Insurer cuts ‘unsustainable’ business and introduces minimum premiums
Quinn Insurance is raising rates and scrapping unprofitable commercial business, its US parent Liberty Insurance has told brokers.
It means the Irish insurer will no longer insure workers in hazardous trades such as demolition, the Irish Independent reported.
Liberty has written to its brokers warning them it requires a “significant price correction” in its commercial insurance business, particularly in property and liability cover.
Liberty, which bought the business formerly owned by Sean Quinn out of administration, said a lot of the business previously underwritten by Quinn “widely accepted to be challenged with a high proportion of clients in hazardous trades”.

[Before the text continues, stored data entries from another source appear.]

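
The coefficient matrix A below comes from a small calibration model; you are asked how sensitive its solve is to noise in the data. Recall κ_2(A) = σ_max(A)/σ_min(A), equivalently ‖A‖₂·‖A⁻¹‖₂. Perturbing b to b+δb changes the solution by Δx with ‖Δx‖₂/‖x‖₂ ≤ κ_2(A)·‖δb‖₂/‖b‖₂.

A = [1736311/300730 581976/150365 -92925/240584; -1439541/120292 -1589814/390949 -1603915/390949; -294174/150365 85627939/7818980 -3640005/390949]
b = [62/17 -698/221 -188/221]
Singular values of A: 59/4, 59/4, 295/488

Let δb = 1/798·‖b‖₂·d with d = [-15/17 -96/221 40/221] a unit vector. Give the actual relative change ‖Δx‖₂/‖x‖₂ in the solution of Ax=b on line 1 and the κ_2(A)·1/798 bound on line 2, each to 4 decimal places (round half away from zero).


largest singular value 59/4, smallest 295/488
condition number: (59/4) ÷ (295/488) = 24.4000
perturbation bound = 24.4000·1/798 = 0.0306
solve Ax = b  →  x = [1.6449 -1.7412 -2.3023]
‖b‖₂ = 4.8990 and ‖x‖₂ = 3.3223
δb = ε·‖b‖·d = [-0.0054 -0.0027 0.0011]; solving A·Δx = δb gives ‖Δx‖ = 0.0102
dividing the unrounded norms, ‖Δx‖/‖x‖ = 0.0031
realised/bound (from unrounded values) ≈ 0.1000

0.0031
0.0306


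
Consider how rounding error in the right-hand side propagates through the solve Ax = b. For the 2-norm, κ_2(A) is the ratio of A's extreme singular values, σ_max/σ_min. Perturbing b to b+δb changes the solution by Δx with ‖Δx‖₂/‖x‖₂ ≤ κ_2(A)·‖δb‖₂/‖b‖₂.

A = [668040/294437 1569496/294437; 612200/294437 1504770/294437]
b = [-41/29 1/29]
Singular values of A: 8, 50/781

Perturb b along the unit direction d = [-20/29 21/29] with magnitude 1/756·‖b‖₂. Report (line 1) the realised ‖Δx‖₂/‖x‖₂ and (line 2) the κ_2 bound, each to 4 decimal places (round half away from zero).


0.0019
0.1653

σ_max = 8, σ_min = 50/781
condition number: 8 ÷ (50/781) = 124.9600
bound on ‖Δx‖/‖x‖: κ·ε = 124.9600·1/756 = 0.1653
solve Ax = b  →  x = [-14.4665 5.8923]
‖b‖₂ = 1.4142 and ‖x‖₂ = 15.6205
δb = ε·‖b‖·d = [-0.0013 0.0014]; solving A·Δx = δb gives ‖Δx‖ = 0.0292
dividing the unrounded norms, ‖Δx‖/‖x‖ = 0.0019
realised/bound (from unrounded values) ≈ 0.0113


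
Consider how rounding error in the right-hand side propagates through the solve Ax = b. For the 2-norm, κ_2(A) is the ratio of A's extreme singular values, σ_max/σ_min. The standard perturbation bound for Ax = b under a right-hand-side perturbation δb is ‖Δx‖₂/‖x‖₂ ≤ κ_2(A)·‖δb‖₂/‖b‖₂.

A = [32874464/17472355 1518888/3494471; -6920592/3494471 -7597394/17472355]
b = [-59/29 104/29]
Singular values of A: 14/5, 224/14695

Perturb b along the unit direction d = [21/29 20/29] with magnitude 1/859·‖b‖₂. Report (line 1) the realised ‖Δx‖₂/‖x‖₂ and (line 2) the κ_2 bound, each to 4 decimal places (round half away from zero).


0.0048
0.2138

σ_max = 14/5, σ_min = 224/14695
κ = σ_max/σ_min = (14/5)/(224/14695) = 183.6875
perturbation bound = 183.6875·1/859 = 0.2138
solve Ax = b  →  x = [-15.7943 63.6890]
‖b‖₂ = 4.1231 and ‖x‖₂ = 65.6182
Δx = A⁻¹·δb where δb = 1/859·4.1231·d; ‖Δx‖ = 0.3149
relative error = 0.0048
so the bound overstates the realised error by a factor of ≈ 44.5613 (computed from the unrounded values)


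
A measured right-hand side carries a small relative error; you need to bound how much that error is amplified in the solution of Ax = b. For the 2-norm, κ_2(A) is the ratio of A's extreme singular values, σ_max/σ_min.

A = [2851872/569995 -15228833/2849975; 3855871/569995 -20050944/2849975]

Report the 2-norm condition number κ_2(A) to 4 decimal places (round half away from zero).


AᵀA = [920036602921/12995772001 -4829781436704/64978860005; -4829781436704/64978860005 25358308393321/324894300025]; tr = 57502049306/386319025, det = 13845841/15452761
char-poly roots: 3721/25 and 93025/15452761
so κ_2 = √((3721/25) / (93025/15452761)) = 157.2400

157.2400


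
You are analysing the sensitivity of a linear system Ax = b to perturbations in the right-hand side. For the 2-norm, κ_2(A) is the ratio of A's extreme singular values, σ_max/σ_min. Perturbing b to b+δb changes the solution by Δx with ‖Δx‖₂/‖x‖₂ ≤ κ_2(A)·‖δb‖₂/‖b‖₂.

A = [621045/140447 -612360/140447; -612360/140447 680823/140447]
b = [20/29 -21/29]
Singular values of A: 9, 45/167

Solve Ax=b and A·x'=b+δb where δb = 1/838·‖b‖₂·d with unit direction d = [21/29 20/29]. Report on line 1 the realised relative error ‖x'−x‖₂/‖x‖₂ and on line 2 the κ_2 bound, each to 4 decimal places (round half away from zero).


largest singular value 9, smallest 45/167
κ_2(A) = 9 / (45/167) = 33.4000
κ_2(A)·‖δb‖/‖b‖ = 0.0399
solve Ax = b  →  x = [0.0766 -0.0805]
2-norm of b is 1.0000; of x, 0.1111
δb = ε·‖b‖·d = [0.0009 0.0008]; solving A·Δx = δb gives ‖Δx‖ = 0.0044
dividing the unrounded norms, ‖Δx‖/‖x‖ = 0.0399
realised/bound = 1 exactly: the bound is attained for this b and d

0.0399
0.0399


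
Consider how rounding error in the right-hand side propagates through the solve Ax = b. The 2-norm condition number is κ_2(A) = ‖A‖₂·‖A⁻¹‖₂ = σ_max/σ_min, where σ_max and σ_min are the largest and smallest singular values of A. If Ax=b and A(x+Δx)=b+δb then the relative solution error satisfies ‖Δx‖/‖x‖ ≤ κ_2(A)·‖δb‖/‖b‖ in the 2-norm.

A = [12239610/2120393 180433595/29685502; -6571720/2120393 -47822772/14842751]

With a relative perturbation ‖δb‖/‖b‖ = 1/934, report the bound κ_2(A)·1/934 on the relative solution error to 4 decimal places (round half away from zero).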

The insurer said much of its legacy commercial book was “seriously underpriced and forecast to be losing money into the future if left unattended. This situation is definitely unsustainable”.
It now plans to introduce a new range of minimum premiums before being prepared to take on certain risks. This includes a minimum premium of €1,000 (£805) per commercial policy which would rise to €5,000 for risks in high-hazard trades, the report said.
Liberty also circulated to brokers a list of 36 different categories of occupations it was no longer prepared to insure, including abattoir workers, car dismantlers, demolition contractors, nightclubs and fishermen working on trawlers.
Liberty said it was not prepared to cover them any more because of their “poor claims records”.
“We appreciate it will not be easy for every broker/client to accept these decisions,” Liberty told brokers, “but as a business owner yourself we trust you will understand logically why action must be taken.”